Thousands of hours of footage, hidden from the militants, are being digitised

September 08, 2017 09:59 pm | Updated 10:01 pm IST - Kabul

Reel life:  An employee of the state-run Afghan Film department preparing for a film’s screening.

Reel life: An employee of the state-run Afghan Film department preparing for a film’s screening.

When the Taliban charged in to Afghanistan’s state-run film company in the mid-1990s intent on destroying all the movies, Habibullah Ali risked everything to save them.

He hid thousands of reels of footage showcasing Afghanistan’s rich cultural history, knowing that if the Taliban found out, he faced certain death.

Taliban burned several movie reels before leaving in 2001.

7,000 films

But they failed to discover some 7,000 precious films that Mr. Ali and his colleagues hid in various places across the Kabul premises of Afghan Film.
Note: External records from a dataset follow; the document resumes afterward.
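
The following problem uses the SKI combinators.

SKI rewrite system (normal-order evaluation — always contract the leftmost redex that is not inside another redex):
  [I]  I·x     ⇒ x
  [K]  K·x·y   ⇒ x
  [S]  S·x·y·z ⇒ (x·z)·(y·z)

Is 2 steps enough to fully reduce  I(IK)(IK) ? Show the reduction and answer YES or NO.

Answer: NO — after 2 steps the term is K(IK), not yet normal

Reduction:
  start: I(IK)(IK)
  step 1: IK(IK)
  step 2: K(IK)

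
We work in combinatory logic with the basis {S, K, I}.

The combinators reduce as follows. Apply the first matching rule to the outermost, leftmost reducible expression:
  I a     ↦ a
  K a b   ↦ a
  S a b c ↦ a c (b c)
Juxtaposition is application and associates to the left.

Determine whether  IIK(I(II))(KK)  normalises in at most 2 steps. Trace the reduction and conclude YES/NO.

Answer: NO — after 2 steps the term is K(I(II))(KK), not yet normal

Derivation:
  start: IIK(I(II))(KK)
  step 1: IK(I(II))(KK)
  step 2: K(I(II))(KK)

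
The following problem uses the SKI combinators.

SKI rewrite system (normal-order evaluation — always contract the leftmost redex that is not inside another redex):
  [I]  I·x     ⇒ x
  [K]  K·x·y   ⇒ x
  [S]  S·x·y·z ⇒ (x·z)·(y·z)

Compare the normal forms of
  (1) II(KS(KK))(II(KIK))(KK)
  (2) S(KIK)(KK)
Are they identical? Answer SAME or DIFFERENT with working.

Answer: SAME — A ⇓ SI(KK), B ⇓ SI(KK)

Reduction:
Term A:
  start: II(KS(KK))(II(KIK))(KK)
  [1] I(KS(KK))(II(KIK))(KK)
  [2] KS(KK)(II(KIK))(KK)
  [3] S(II(KIK))(KK)
  [4] S(I(KIK))(KK)
  [5] S(KIK)(KK)
  [6] SI(KK)

Term B:
  start: S(KIK)(KK)
  [1] SI(KK)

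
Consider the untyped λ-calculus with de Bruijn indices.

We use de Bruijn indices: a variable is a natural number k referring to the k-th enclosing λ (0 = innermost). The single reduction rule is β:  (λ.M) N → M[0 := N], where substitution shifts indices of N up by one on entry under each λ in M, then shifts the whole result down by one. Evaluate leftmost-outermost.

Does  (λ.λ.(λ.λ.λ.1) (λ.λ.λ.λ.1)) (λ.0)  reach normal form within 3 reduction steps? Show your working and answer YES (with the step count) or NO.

  start: (λ.λ.(λ.λ.λ.1) (λ.λ.λ.λ.1)) (λ.0)
  step 1: λ.(λ.λ.λ.1) (λ.λ.λ.λ.1)
  step 2: λ.λ.λ.1

Answer: YES — reaches normal form λ.λ.λ.1 in 2 ≤ 3 steps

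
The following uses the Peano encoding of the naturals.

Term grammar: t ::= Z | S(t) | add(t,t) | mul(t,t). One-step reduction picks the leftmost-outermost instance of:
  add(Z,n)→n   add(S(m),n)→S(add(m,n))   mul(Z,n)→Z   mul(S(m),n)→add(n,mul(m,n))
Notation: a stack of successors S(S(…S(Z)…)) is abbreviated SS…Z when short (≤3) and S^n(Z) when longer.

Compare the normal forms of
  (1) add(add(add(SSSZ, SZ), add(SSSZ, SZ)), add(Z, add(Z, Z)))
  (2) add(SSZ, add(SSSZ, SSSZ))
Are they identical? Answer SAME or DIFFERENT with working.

Answer: SAME — A ⇓ S^8(Z), B ⇓ S^8(Z)

Reduction:
Term A:
  start: add(add(add(SSSZ, SZ), add(SSSZ, SZ)), add(Z, add(Z, Z)))
  [1] add(add(S(add(SSZ, SZ)), add(SSSZ, SZ)), add(Z, add(Z, Z)))
  [2] add(S(add(add(SSZ, SZ), add(SSSZ, SZ))), add(Z, add(Z, Z)))
  [3] S(add(add(add(SSZ, SZ), add(SSSZ, SZ)), add(Z, add(Z, Z))))
  [4] S(add(add(S(add(SZ, SZ)), add(SSSZ, SZ)), add(Z, add(Z, Z))))
  [5] S(add(S(add(add(SZ, SZ), add(SSSZ, SZ))), add(Z, add(Z, Z))))
  [6] S(S(add(add(add(SZ, SZ), add(SSSZ, SZ)), add(Z, add(Z, Z)))))
  [7] S(S(add(add(S(add(Z, SZ)), add(SSSZ, SZ)), add(Z, add(Z, Z)))))
  [8] S(S(add(S(add(add(Z, SZ), add(SSSZ, SZ))), add(Z, add(Z, Z)))))
  [9] S(S(S(add(add(add(Z, SZ), add(SSSZ, SZ)), add(Z, add(Z, Z))))))
  [10] S(S(S(add(add(SZ, add(SSSZ, SZ)), add(Z, add(Z, Z))))))
  [11] S(S(S(add(S(add(Z, add(SSSZ, SZ))), add(Z, add(Z, Z))))))
  [12] S(S(S(S(add(add(Z, add(SSSZ, SZ)), add(Z, add(Z, Z)))))))
  [13] S(S(S(S(add(add(SSSZ, SZ), add(Z, add(Z, Z)))))))
  [14] S(S(S(S(add(S(add(SSZ, SZ)), add(Z, add(Z, Z)))))))
  [15] S(S(S(S(S(add(add(SSZ, SZ), add(Z, add(Z, Z))))))))
  [16] S(S(S(S(S(add(S(add(SZ, SZ)), add(Z, add(Z, Z))))))))
  [17] S(S(S(S(S(S(add(add(SZ, SZ), add(Z, add(Z, Z)))))))))
  [18] S(S(S(S(S(S(add(S(add(Z, SZ)), add(Z, add(Z, Z)))))))))
  [19] S(S(S(S(S(S(S(add(add(Z, SZ), add(Z, add(Z, Z))))))))))
  [20] S(S(S(S(S(S(S(add(SZ, add(Z, add(Z, Z))))))))))
  [21] S(S(S(S(S(S(S(S(add(Z, add(Z, add(Z, Z)))))))))))
  [22] S(S(S(S(S(S(S(S(add(Z, add(Z, Z))))))))))
  [23] S(S(S(S(S(S(S(S(add(Z, Z)))))))))
  [24] S^8(Z)

Term B:
  start: add(SSZ, add(SSSZ, SSSZ))
  [1] S(add(SZ, add(SSSZ, SSSZ)))
  [2] S(S(add(Z, add(SSSZ, SSSZ))))
  [3] S(S(add(SSSZ, SSSZ)))
  [4] S(S(S(add(SSZ, SSSZ))))
  [5] S(S(S(S(add(SZ, SSSZ)))))
  [6] S(S(S(S(S(add(Z, SSSZ))))))
  [7] S^8(Z)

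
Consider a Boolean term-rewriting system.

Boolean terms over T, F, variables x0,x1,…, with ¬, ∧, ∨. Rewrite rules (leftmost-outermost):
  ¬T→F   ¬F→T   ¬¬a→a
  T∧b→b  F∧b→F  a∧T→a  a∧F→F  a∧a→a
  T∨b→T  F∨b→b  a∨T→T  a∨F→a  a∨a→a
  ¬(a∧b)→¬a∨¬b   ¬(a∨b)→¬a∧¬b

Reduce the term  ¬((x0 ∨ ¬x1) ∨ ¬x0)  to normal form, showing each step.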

Two decades later, those reels, which include long-lost movies and documentary images of Afghanistan before it was ravaged by violence, are being made available to watch again through digitisation.

The years-long project will bring back to life hugely popular Afghan feature films, centred on love rather than war, and introduce young Afghans to a side of their country they’ve never known — peace.

The digitisation of the footage — of which there are tens of thousands of hours — is being overseen by Afghan Film general director Mohammad Ibrahim Arify.

Mr. Arify said they have 32,000 hours of 16-millimetre film and 8,000 hours of 35-mm film, but cataloguing is still ongoing, as members of the public continue to hand in movies that they themselves hid from the Taliban.

The project began this year and Mr. Arify hopes the entire library can be completed within two years.

Afghanistan’s state-produced movies of the 1970s were hugely popular among Afghans. The Farsi and Pashto-language films focused on themes of romance, culture and friendship.

The documentary footage dates from the 1920s to the late 1970s.

Afghan Film hopes broadcasters will air the old movies and footage, while a private media group has plans to make a web channel.